A ski trip to Japan means, to almost any skier in the world, one of the most desirable experiences to aim for. And the causes of this should not only be attributed to the world-renowned quality of the Japanese powder snow, but also to other unique factors, like the extraordinary experience that this millennial culture offers to westerners.
Here is a list of all the reasons, some well-known, some not, why you should evaluate Japan as a possible destination for your next ski trip.
Cold winds come every year from Siberia and Kamchatka, pass above the Japanese sea and then unload huge amounts of snow on Hokkaido, the north island. Per year, there is a total 600 inches of snow fall. The months when most snow gets accumulated are January and February.
However, Japanese snow is famous not only because of its plentiness, but also because it is very dry and so light that it becomes almost impossible to form a snowball. Due to its consistency, this kind of snow is referred to as “snow powder”, the most preferable for ski lovers, and the reason why skiers and snowboarders from all around the world come to Japan.
Although food at ski resorts can sometimes be disappointing if you have an exquisite taste, Japanese resorts will surprise with its pure and tasty food, perfect to fuel the ski legs.
Some classics include the ramen noodles soup, onigiri —seasoned rice balls filled with salmon or other fish, often also wrapped in seaweed—, bento boxes with fresh sushi and, last but not least, sake, an alcoholic beverage made out of a rice infusion.
We also recommend you to visit the Sapporo brewery if you have the chance.
Being more or less mountainous from North to South, with elevations reaching over 10,000 ft, it is understandable why in Japan there are hundreds of ski lifts established along its landscape, with a wide range of ski resort options.
Because of that, Japan allows for all types of ski and snowboard activities, whether it is off-piste skiing, ski touring or splitboarding. For example, ski touring enthusiasts will enjoy going up and down the alpine landscapes of Hakuba and the volcanic ranges in Hokkaido (Mount Yotei, Mount Asahidake, Mount Rishiri), while off-piste skiers will have fun around any of the several ski resorts in the country, amongst which the most famous are Sapporo, Niseko, Furano, Rusutsu (in Hokkaido) and Hakuba, Nozawa onsen and Shiga Kogen in Honshu.
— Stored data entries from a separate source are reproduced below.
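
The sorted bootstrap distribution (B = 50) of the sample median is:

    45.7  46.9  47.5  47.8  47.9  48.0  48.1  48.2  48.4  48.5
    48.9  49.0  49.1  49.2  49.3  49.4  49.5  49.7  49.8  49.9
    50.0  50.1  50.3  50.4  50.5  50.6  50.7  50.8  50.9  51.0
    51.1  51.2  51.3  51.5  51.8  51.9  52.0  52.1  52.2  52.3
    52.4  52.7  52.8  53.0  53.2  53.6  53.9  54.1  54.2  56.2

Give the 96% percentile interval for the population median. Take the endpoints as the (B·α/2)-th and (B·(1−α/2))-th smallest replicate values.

(45.7, 54.2)

α = 0.04; lower rank = 50 × 0.020 = 1; upper rank = 50 × 0.980 = 49.
The 1st smallest replicate is 45.7; the 49th is 54.2.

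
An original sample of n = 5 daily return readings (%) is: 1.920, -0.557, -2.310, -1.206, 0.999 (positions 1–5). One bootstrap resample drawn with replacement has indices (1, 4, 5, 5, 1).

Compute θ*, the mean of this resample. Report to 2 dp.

θ* = 0.93

Resample values: 1.920, -1.206, 0.999, 0.999, 1.920.
Mean = (1.920 + (-1.206) + 0.999 + 0.999 + 1.920) / 5 = 4.6320 / 5 = 0.93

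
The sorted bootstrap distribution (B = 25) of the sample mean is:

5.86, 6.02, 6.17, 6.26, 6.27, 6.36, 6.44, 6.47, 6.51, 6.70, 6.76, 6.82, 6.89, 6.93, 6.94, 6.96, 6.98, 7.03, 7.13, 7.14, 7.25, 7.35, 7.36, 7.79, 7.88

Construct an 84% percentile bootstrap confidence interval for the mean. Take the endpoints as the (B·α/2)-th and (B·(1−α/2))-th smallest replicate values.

(6.02, 7.36)

α = 0.16; lower rank = 25 × 0.080 = 2; upper rank = 25 × 0.920 = 23.
The 2nd smallest replicate is 6.02; the 23rd is 7.36.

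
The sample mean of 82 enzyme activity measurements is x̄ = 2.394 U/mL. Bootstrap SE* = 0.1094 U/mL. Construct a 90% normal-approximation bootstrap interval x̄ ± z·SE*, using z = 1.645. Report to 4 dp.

(2.2140, 2.5740)

Margin = 1.645 × 0.1094 = 0.17996
Interval: 2.394 ± 0.17996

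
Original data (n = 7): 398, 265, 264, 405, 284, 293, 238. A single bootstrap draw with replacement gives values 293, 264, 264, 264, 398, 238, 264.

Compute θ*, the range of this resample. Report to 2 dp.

θ* = 160.00

Range = 398 − 238 = 160.00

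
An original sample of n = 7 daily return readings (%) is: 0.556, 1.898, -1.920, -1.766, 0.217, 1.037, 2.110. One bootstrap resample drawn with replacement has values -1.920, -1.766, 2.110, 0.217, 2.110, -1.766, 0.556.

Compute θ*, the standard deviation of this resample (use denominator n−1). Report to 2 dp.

Mean = -0.0656; sum of squared deviations = 19.1542
s² = 19.1542 / 6 = 3.1924
s = √3.1924 = 1.79

θ* = 1.79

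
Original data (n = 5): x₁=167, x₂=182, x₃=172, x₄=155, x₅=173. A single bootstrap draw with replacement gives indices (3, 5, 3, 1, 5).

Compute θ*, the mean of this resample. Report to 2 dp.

θ* = 171.40

Resample values: 172, 173, 172, 167, 173.
Mean = (172 + 173 + 172 + 167 + 173) / 5 = 857.0 / 5 = 171.40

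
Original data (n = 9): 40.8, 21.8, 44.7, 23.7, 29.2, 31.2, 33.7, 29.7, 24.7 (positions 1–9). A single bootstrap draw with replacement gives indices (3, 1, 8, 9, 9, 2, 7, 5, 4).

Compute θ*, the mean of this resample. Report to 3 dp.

Resample values: 44.7, 40.8, 29.7, 24.7, 24.7, 21.8, 33.7, 29.2, 23.7.
Mean = (44.7 + 40.8 + 29.7 + 24.7 + 24.7 + 21.8 + 33.7 + 29.2 + 23.7) / 9 = 273.00 / 9 = 30.333

θ* = 30.333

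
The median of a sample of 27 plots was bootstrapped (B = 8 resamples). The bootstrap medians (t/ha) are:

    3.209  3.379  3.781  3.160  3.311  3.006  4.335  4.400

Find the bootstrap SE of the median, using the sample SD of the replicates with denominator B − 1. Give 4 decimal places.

Bootstrap SE is the standard deviation of the 8 replicate medians.
Mean of replicates: (3.209 + 3.379 + 3.781 + 3.160 + 3.311 + 3.006 + 4.335 + 4.400) / 8 = 28.58100 / 8 = 3.57262
Sum of squared deviations: (−0.36362)² + (−0.19362)² + (+0.20838)² + (−0.41262)² + (−0.26162)² + (−0.56663)² + (+0.76238)² + (+0.82738)² = 2.03867
Variance = 2.03867 / 7 = 0.29124
SE* = √0.29124

SE* = 0.5397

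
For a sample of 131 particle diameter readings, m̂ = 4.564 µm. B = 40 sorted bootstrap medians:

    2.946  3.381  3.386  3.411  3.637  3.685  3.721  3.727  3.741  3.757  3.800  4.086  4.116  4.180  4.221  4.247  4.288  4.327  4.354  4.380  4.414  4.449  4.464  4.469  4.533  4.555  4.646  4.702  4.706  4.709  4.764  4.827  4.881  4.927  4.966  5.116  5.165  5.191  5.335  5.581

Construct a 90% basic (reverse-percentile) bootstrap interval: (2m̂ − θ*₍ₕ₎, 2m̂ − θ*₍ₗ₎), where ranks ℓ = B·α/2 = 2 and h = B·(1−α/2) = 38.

(3.937, 5.747)

Percentile endpoints at ranks 2 and 38: θ*₍2₎ = 3.381, θ*₍38₎ = 5.191.
Basic interval reflects these around m̂:
  lower = 2 × 4.564 − 5.191 = 3.937
  upper = 2 × 4.564 − 3.381 = 5.747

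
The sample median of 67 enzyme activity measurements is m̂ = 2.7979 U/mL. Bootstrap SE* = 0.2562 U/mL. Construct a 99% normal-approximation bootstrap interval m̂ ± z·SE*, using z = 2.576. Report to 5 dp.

(2.13793, 3.45787)

Margin = 2.576 × 0.2562 = 0.659971
Interval: 2.7979 ± 0.659971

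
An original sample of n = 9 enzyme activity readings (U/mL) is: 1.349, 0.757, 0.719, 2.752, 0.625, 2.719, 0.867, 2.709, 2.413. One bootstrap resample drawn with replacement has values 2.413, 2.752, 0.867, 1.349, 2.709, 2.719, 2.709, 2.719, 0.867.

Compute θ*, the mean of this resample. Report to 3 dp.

Mean = (2.413 + 2.752 + 0.867 + 1.349 + 2.709 + 2.719 + 2.709 + 2.719 + 0.867) / 9 = 19.1040 / 9 = 2.123

θ* = 2.123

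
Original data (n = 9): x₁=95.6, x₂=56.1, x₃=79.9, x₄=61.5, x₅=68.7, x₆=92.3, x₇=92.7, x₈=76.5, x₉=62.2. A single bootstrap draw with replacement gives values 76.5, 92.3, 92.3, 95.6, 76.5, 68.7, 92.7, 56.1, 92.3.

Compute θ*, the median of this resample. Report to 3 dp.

Sorted: 56.1, 68.7, 76.5, 76.5, 92.3, 92.3, 92.3, 92.7, 95.6
Median = middle value = 92.300

θ* = 92.300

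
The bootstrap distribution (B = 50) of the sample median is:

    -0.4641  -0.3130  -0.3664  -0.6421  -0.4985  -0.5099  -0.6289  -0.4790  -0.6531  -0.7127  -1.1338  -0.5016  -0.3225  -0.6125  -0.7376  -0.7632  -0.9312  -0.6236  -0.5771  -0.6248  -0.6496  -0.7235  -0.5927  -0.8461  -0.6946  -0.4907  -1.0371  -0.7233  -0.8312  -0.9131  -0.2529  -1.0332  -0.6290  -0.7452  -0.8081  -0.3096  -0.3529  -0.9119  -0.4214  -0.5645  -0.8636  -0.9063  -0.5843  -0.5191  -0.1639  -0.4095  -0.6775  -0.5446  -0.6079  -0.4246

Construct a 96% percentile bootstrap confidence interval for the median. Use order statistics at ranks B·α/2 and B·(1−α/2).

(-1.1338, -0.2529)

Sorted replicates: -1.1338, -1.0371, -1.0332, -0.9312, -0.9131, -0.9119, -0.9063, -0.8636, -0.8461, -0.8312, -0.8081, -0.7632, -0.7452, -0.7376, -0.7235, -0.7233, -0.7127, -0.6946, -0.6775, -0.6531, -0.6496, -0.6421, -0.6290, -0.6289, -0.6248, -0.6236, -0.6125, -0.6079, -0.5927, -0.5843, -0.5771, -0.5645, -0.5446, -0.5191, -0.5099, -0.5016, -0.4985, -0.4907, -0.4790, -0.4641, -0.4246, -0.4214, -0.4095, -0.3664, -0.3529, -0.3225, -0.3130, -0.3096, -0.2529, -0.1639
α = 0.04; lower rank = 50 × 0.020 = 1; upper rank = 50 × 0.980 = 49.
The 1st smallest replicate is -1.1338; the 49th is -0.2529.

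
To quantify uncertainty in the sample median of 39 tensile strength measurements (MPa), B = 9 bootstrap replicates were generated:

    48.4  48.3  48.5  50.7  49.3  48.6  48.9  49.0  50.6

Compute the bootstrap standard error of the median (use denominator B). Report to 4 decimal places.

SE* = 0.8578

Bootstrap SE is the standard deviation of the 9 replicate medians.
Mean of replicates: (48.4 + 48.3 + 48.5 + 50.7 + 49.3 + 48.6 + 48.9 + 49.0 + 50.6) / 9 = 442.30000 / 9 = 49.14444
Sum of squared deviations: (−0.74444)² + (−0.84444)² + (−0.64444)² + (+1.55556)² + (+0.15556)² + (−0.54444)² + (−0.24444)² + (−0.14444)² + (+1.45556)² = 6.62222
Variance = 6.62222 / 9 = 0.73580
SE* = √0.73580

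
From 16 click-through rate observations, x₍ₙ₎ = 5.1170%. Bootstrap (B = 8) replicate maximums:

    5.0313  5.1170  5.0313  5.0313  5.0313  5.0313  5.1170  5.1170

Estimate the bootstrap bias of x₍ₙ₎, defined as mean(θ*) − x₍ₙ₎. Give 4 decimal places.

mean(θ*) = (5.0313 + 5.1170 + 5.0313 + 5.0313 + 5.0313 + 5.0313 + 5.1170 + 5.1170) / 8 = 5.06344
bias = 5.06344 − 5.1170

bias = −0.0536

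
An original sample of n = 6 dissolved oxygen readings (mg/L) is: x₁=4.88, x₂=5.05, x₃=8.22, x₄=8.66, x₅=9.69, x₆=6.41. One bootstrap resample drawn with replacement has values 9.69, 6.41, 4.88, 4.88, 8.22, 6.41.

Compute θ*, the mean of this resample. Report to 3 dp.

Mean = (9.69 + 6.41 + 4.88 + 4.88 + 8.22 + 6.41) / 6 = 40.490 / 6 = 6.748

θ* = 6.748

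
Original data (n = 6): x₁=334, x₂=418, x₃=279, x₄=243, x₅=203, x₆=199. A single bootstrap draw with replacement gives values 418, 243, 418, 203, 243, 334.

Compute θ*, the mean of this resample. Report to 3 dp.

Mean = (418 + 243 + 418 + 203 + 243 + 334) / 6 = 1859.0 / 6 = 309.833

θ* = 309.833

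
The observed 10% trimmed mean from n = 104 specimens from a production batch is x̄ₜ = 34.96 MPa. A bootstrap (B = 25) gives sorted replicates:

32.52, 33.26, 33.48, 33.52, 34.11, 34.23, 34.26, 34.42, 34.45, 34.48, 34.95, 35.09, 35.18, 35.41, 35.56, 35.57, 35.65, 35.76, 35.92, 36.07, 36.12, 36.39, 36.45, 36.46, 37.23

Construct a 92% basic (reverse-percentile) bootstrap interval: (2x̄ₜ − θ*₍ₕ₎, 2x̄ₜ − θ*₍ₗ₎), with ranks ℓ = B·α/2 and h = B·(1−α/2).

Percentile endpoints at ranks 1 and 24: θ*₍1₎ = 32.52, θ*₍24₎ = 36.46.
Basic interval reflects these around x̄ₜ:
  lower = 2 × 34.96 − 36.46 = 33.46
  upper = 2 × 34.96 − 32.52 = 37.40

(33.46, 37.40)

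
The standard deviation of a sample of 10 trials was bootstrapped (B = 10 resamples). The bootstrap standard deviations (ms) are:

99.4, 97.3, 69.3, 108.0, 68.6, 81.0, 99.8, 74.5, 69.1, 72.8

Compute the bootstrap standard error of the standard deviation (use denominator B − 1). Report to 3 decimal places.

SE* = 15.419

Bootstrap SE is the standard deviation of the 10 replicate standard deviations.
Mean of replicates: (99.4 + 97.3 + 69.3 + 108.0 + 68.6 + 81.0 + 99.8 + 74.5 + 69.1 + 72.8) / 10 = 839.8000 / 10 = 83.9800
Sum of squared deviations: (+15.4200)² + (+13.3200)² + (−14.6800)² + (+24.0200)² + (−15.3800)² + (−2.9800)² + (+15.8200)² + (−9.4800)² + (−14.8800)² + (−11.1800)² = 2139.6360
Variance = 2139.6360 / 9 = 237.7373
SE* = √237.7373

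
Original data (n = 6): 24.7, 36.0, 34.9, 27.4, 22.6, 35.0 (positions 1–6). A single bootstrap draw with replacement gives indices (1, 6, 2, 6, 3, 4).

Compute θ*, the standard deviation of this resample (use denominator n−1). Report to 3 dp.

Resample values: 24.7, 35.0, 36.0, 35.0, 34.9, 27.4.
Mean = 32.1667; sum of squared deviations = 116.6933
s² = 116.6933 / 5 = 23.3387
s = √23.3387 = 4.831

θ* = 4.831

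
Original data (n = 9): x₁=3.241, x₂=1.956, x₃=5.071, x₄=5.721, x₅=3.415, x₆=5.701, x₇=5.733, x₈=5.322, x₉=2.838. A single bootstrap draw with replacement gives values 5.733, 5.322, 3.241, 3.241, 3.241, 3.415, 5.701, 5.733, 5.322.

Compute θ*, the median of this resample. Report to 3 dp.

Sorted: 3.241, 3.241, 3.241, 3.415, 5.322, 5.322, 5.701, 5.733, 5.733
Median = middle value = 5.322

θ* = 5.322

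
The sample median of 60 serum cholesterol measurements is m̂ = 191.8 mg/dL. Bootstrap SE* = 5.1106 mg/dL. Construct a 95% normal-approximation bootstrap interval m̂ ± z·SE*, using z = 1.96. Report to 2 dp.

(181.78, 201.82)

Margin = 1.96 × 5.1106 = 10.017
Interval: 191.8 ± 10.017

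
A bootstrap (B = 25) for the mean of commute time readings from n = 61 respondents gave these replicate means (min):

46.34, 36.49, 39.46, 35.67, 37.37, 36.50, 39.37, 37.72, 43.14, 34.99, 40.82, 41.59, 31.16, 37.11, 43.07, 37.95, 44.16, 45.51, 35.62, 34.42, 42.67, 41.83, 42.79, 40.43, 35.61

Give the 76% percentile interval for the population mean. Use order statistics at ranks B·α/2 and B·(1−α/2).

(34.99, 43.14)

Sorted replicates: 31.16, 34.42, 34.99, 35.61, 35.62, 35.67, 36.49, 36.50, 37.11, 37.37, 37.72, 37.95, 39.37, 39.46, 40.43, 40.82, 41.59, 41.83, 42.67, 42.79, 43.07, 43.14, 44.16, 45.51, 46.34
α = 0.24; lower rank = 25 × 0.120 = 3; upper rank = 25 × 0.880 = 22.
The 3rd smallest replicate is 34.99; the 22nd is 43.14.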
Some of these are open even at night!
Also, if you are into stealthy ninja ski rides through the trees, the white birch lining Japanese mountainsides will provide you with some of the best tree riding you can get.
The therapeutic benefits of soaking your tired legs into an Onsen —a hot thermal spring— can’t be stressed enough. These waters are even said to hold curative qualities. Even if this ancient belief isn’t enough to convince you to give them a try, the obscene noises of pleasure uttered by visitors should give you proof that taking a bath there is really something worth trying.
Some of you may already be familiar with this relaxing experience, probably because you visited other hot thermal springs during your ski trips. However, you will find that the special ambientation of a Japanese guest house adds a completely unique feeling to it.
Japanese customer service is almost unmatched. Whether in a downtown Tokyo department store or at a slopeside ski rental, you always feel well-catered to as a guest.
There is quite a wide misconception about Japan being an expensive country to visit. While this might have been true during the economic bubble until 1991, nowadays skiing in Japan is very inexpensive compared to Europe, the USA and Canada. As a general rule, lift tickets are significantly cheaper, some resorts have good budget accommodation options, and cheap meals are also available.
If you would like to take a ski trip to Japan, start looking for a guide no later than 3 or 4 months in advance, as they are quite popular.